- Born: Steven Spencer Moore June 15, 1954 Danville, Virginia, U.S.
- Died: May 24, 2014 (aged 59) Danville, Virginia, U.S.
- Education: Virginia Commonwealth University
- Notable work: Drop Dead Gorgeous (A Tragi-Comedy): The Power of HIV-Positive Thinking
- Spouse: Lois Bromfield ​ ​(m. 1980; div. 1995)​

Comedy career
- Years active: 1980s–2000s
- Medium: Stand-up comedy, television, film, writing
- Genres: Observational comedy; satire;
- Subjects: LGBTQ culture; everyday life; human sexuality; HIV/AIDS; current events;

= Steve Moore (comedian) =

American comedian (1954–2014)

Steven Spencer Moore (June 15, 1954 – May 24, 2014) was an American stand-up comedian, best known for his 1997 HBO comedy special Drop Dead Gorgeous (A Tragi-Comedy): The Power of HIV-Positive Thinking, about his experiences living with HIV/AIDS.

==Biography==
Born and raised in Danville, Virginia, he attended Virginia Commonwealth University in the 1970s.

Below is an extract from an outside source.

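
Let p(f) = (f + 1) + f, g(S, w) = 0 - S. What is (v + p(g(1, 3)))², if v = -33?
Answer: 1156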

Although gay, he was in a lavender marriage to Canadian comedian Lois Bromfield from 1980 to 1995 which ended after they both decided to publicly come out as gay. Moore frequently performed as the warm-up comedian for tapings of Roseanne, on which Bromfield was a writer; he also appeared in Roseanne Barr's 1992 comedy special Roseanne Arnold: Live From Trump Castle, and was a warm-up comedian for Margaret Cho's sitcom All American Girl.

Diagnosed HIV-positive in 1989, he came out about both his sexuality and his HIV status in the mid-1990s, developing a one-man comedy show about life with HIV which became Drop Dead Gorgeous. Bromfield came out as lesbian around the same time.

He also performed at the inaugural We're Funny That Way! comedy festival in 1997, and appeared in the festival's documentary film in 1998, and had supporting roles in the film Love Kills and the sitcom Ellen. Despite the increased profile and strong critical reviews he gained from the HBO special, however, a subsequent national comedy tour was not as successful; just nine people attended the tour's opening show in San Francisco, and several other shows had to be canceled due to poor ticket sales.

Moore continued to support himself with smaller-scale comedy touring, including performing at HIV/AIDS and LGBT conferences and events, and as a speaker on AIDS and HIV issues.

Moore died on May 24, 2014, at his residence in Danville, Virginia, aged 59.